Zweiter Versuch des Investors Stroetmann
Nun unternahm der Stadtrat in Münster den zweiten Versuch, die Pläne des Investors Stroetmann in leicht veränderter Form zu Ende zu bringen.
So wurde die Verkaufsfläche des klassischen Supermarktes verringert. Es sind nun weitere Verkaufsgelegenheiten geplant, die aus dem E-Center den Hafenmarkt machen sollen. Mit insgesamt rund 3000 m² Verkaufsfläche ist das vielen Anwohner*innen und insbesondere den Gegner*innen des Projektes noch immer zu viel. „Durch zusätzliche 3000 m² Verkaufsfläche wird aus der guten Versorgung eine Überversorgung in unserem Viertel“, heißt es in dem internen Abstimmungspapier der Hafenmarkt-Gegner*innen. Sie befürchten, dass „die Lebens- und Wohnsituation“ im Viertel sich verschlechtert, da die „hohe Verkehrsbelastung […] durch den Hafenmarkt noch weiter zunehmen“ würde, somit auch die „gesundheitsgefährdende Lärmbelastung der Anwohner*innen“ noch weiter ansteige. Die geplante „Markthalle“ sei ein Fake. „87 Prozent der Verkaufsfläche verbleiben als Verbrauchermarkt im EDEKA-Stil.“ Dies würde „alteingesessene Anbieter*innen in den Bankrott treiben“, befürchten sie. Diese zitierte Stellungsnahme verteilten die drei Vereinigungen „Mehr Lebensqualität für das Hansa- und Hafenviertel“, „Initiative Zukunft Hafen“ und die Nachbarschaftsinitiative „Platanenpower“ in der vergangenen Woche an die Haushalte der betroffenen Wohnviertel per Flugschrift. In diesem kritisierten die drei Vereine auch die zu geringe Zahl an neuen Wohnungen. Im Zuge des Projekts sollen nur 34 gebaut werden: „Keine der Wohnungen wird öffentlich gefördert“. Sie „sind damit nicht preisgebunden.“ Dieser „B-Plan“ bevorzuge das Interesse des Vorhabenträgers und ordne ihm die Interessen der Menschen im Quartier vollkommen unter, behaupten die Gegner*innen.

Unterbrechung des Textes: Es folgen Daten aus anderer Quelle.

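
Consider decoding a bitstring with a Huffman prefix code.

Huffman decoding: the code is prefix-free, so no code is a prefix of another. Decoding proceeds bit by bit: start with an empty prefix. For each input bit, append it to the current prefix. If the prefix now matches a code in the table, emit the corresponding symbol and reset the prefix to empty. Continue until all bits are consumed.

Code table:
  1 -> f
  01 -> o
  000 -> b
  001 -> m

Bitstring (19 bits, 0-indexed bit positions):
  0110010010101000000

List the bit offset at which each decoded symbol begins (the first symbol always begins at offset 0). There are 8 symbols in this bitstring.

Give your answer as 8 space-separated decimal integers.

Bit 0: prefix='0' (no match yet)
Bit 1: prefix='01' -> emit 'o', reset
Bit 2: prefix='1' -> emit 'f', reset
Bit 3: prefix='0' (no match yet)
Bit 4: prefix='00' (no match yet)
Bit 5: prefix='001' -> emit 'm', reset
Bit 6: prefix='0' (no match yet)
Bit 7: prefix='00' (no match yet)
Bit 8: prefix='001' -> emit 'm', reset
Bit 9: prefix='0' (no match yet)
Bit 10: prefix='01' -> emit 'o', reset
Bit 11: prefix='0' (no match yet)
Bit 12: prefix='01' -> emit 'o', reset
Bit 13: prefix='0' (no match yet)
Bit 14: prefix='00' (no match yet)
Bit 15: prefix='000' -> emit 'b', reset
Bit 16: prefix='0' (no match yet)
Bit 17: prefix='00' (no match yet)
Bit 18: prefix='000' -> emit 'b', reset

Answer: 0 2 3 6 9 11 13 16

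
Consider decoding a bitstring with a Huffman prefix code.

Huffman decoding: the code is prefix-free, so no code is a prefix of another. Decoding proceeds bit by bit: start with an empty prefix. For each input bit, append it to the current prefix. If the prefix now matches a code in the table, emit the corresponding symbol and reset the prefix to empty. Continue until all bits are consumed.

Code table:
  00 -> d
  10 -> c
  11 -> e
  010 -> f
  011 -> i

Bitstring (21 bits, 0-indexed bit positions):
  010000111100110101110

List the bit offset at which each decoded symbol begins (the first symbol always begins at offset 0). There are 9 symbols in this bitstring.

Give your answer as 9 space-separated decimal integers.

Bit 0: prefix='0' (no match yet)
Bit 1: prefix='01' (no match yet)
Bit 2: prefix='010' -> emit 'f', reset
Bit 3: prefix='0' (no match yet)
Bit 4: prefix='00' -> emit 'd', reset
Bit 5: prefix='0' (no match yet)
Bit 6: prefix='01' (no match yet)
Bit 7: prefix='011' -> emit 'i', reset
Bit 8: prefix='1' (no match yet)
Bit 9: prefix='11' -> emit 'e', reset
Bit 10: prefix='0' (no match yet)
Bit 11: prefix='00' -> emit 'd', reset
Bit 12: prefix='1' (no match yet)
Bit 13: prefix='11' -> emit 'e', reset
Bit 14: prefix='0' (no match yet)
Bit 15: prefix='01' (no match yet)
Bit 16: prefix='010' -> emit 'f', reset
Bit 17: prefix='1' (no match yet)
Bit 18: prefix='11' -> emit 'e', reset
Bit 19: prefix='1' (no match yet)
Bit 20: prefix='10' -> emit 'c', reset

Answer: 0 3 5 8 10 12 14 17 19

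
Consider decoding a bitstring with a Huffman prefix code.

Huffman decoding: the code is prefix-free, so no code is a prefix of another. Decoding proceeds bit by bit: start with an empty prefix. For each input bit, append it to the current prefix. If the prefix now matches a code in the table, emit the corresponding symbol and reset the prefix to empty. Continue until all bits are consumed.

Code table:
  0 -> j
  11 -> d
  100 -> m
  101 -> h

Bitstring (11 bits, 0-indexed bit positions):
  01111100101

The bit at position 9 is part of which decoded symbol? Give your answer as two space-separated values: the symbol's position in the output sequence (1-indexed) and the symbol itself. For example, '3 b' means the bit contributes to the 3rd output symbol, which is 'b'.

Bit 0: prefix='0' -> emit 'j', reset
Bit 1: prefix='1' (no match yet)
Bit 2: prefix='11' -> emit 'd', reset
Bit 3: prefix='1' (no match yet)
Bit 4: prefix='11' -> emit 'd', reset
Bit 5: prefix='1' (no match yet)
Bit 6: prefix='10' (no match yet)
Bit 7: prefix='100' -> emit 'm', reset
Bit 8: prefix='1' (no match yet)
Bit 9: prefix='10' (no match yet)
Bit 10: prefix='101' -> emit 'h', reset

Answer: 5 h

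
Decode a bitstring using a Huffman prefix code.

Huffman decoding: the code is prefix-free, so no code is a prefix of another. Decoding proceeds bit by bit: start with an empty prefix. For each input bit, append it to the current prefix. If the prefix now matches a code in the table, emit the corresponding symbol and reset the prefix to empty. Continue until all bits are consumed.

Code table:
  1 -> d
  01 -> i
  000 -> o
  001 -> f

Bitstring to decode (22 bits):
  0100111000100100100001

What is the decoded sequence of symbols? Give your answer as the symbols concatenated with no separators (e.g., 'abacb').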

„Die Menschen selbst entscheiden lassen.“
Sarah Geselbracht
„Diese Einschätzung teilen wir. Deshalb drängen wir nun darauf, dass die Menschen selbst entscheiden dürfen. Dies möglichst endgültig. Was bedeutet, dass der Rat der Stadt Münster die Entscheidung der Bürger*innen anerkennt und akzeptiert“, erläuterte Sarah Geselbracht von der Münsterliste.

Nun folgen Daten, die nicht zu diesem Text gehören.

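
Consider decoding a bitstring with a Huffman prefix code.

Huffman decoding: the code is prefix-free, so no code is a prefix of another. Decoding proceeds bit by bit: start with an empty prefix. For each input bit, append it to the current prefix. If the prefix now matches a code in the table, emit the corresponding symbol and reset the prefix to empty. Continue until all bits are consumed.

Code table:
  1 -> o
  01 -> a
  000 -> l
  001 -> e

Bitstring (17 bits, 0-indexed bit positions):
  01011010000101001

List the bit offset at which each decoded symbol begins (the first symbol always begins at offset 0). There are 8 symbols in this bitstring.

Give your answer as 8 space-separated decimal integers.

Answer: 0 2 4 5 7 10 12 14

Derivation:
Bit 0: prefix='0' (no match yet)
Bit 1: prefix='01' -> emit 'a', reset
Bit 2: prefix='0' (no match yet)
Bit 3: prefix='01' -> emit 'a', reset
Bit 4: prefix='1' -> emit 'o', reset
Bit 5: prefix='0' (no match yet)
Bit 6: prefix='01' -> emit 'a', reset
Bit 7: prefix='0' (no match yet)
Bit 8: prefix='00' (no match yet)
Bit 9: prefix='000' -> emit 'l', reset
Bit 10: prefix='0' (no match yet)
Bit 11: prefix='01' -> emit 'a', reset
Bit 12: prefix='0' (no match yet)
Bit 13: prefix='01' -> emit 'a', reset
Bit 14: prefix='0' (no match yet)
Bit 15: prefix='00' (no match yet)
Bit 16: prefix='001' -> emit 'e', reset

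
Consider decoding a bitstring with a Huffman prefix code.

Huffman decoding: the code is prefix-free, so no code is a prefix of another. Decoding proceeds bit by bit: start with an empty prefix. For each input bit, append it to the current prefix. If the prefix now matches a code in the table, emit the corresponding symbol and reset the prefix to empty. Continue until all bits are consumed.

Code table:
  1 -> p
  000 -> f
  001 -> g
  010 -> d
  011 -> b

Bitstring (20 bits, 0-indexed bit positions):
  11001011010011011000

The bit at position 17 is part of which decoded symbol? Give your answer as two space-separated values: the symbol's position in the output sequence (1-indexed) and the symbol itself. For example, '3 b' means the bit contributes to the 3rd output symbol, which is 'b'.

Answer: 8 f

Derivation:
Bit 0: prefix='1' -> emit 'p', reset
Bit 1: prefix='1' -> emit 'p', reset
Bit 2: prefix='0' (no match yet)
Bit 3: prefix='00' (no match yet)
Bit 4: prefix='001' -> emit 'g', reset
Bit 5: prefix='0' (no match yet)
Bit 6: prefix='01' (no match yet)
Bit 7: prefix='011' -> emit 'b', reset
Bit 8: prefix='0' (no match yet)
Bit 9: prefix='01' (no match yet)
Bit 10: prefix='010' -> emit 'd', reset
Bit 11: prefix='0' (no match yet)
Bit 12: prefix='01' (no match yet)
Bit 13: prefix='011' -> emit 'b', reset
Bit 14: prefix='0' (no match yet)
Bit 15: prefix='01' (no match yet)
Bit 16: prefix='011' -> emit 'b', reset
Bit 17: prefix='0' (no match yet)
Bit 18: prefix='00' (no match yet)
Bit 19: prefix='000' -> emit 'f', reset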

Einwendungen können bis zum 21. Mai erhoben werden
Trotzdem unterstützt der kommunalpolitische Verein Münsterliste auch die zur Zeit laufende Kampagne zur Einreichung von Einwendungen im offiziellen Beteiligungsverfahren der Stadt Münster. „Eine direkte Abstimmung der Menschen über den weiteren Umgang mit der Bauruine ist uns wichtig, denn nur so können alle von der Maßnahme betroffenen Anwohner*innen mit darüber entscheiden. Deshalb ist es richtig, auch persönliche Bedenken gegen die Planung im Beteiligungsverfahren einzuwenden. Schließlich konnte der erste Versuch nur durch Einwender*innen vor dem Gericht gestoppt werden“, ruft Sarah Geselbracht dazu auf, Bedenken gegen den Bebauungsplan und auch Verbesserungsvorschläge der Stadt Münster offiziell mitzuteilen. Dies ist im gesetzlichen Beteiligungsverfahren bis zum 21. Mai möglich. Entweder persönlich im Stadthaus 3 am Albersloher Weg 33 oder digital per Email an stadtplanung@stadt-muenster.de.

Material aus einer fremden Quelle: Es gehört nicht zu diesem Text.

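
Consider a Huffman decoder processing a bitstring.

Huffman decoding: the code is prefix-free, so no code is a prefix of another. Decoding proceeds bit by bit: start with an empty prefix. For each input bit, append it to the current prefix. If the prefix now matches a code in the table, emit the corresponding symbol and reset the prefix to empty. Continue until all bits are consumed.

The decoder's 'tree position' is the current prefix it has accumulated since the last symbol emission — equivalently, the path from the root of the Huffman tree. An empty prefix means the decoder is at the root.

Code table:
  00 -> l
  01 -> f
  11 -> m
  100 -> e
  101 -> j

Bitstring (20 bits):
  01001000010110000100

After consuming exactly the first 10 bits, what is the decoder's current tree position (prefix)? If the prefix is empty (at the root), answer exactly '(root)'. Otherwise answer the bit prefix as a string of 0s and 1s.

Bit 0: prefix='0' (no match yet)
Bit 1: prefix='01' -> emit 'f', reset
Bit 2: prefix='0' (no match yet)
Bit 3: prefix='00' -> emit 'l', reset
Bit 4: prefix='1' (no match yet)
Bit 5: prefix='10' (no match yet)
Bit 6: prefix='100' -> emit 'e', reset
Bit 7: prefix='0' (no match yet)
Bit 8: prefix='00' -> emit 'l', reset
Bit 9: prefix='1' (no match yet)

Answer: 1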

Hilfestellung zur Formulierung von Einwendungen gibt die Partei Die Linke auf ihrer Webseite. (Hier kann ein Formular für Einwendungen heruntergeladen werden: Formular Einwendung Hafenmarkt). Gemeinsam mit Grünen und ÖDP / Die Partei hatten auch die drei Ratsmitglieder der Linken gegen den Versuch der Stadt gestimmt, nun den „B-Plan“ im Hansaviertel durchzusetzen.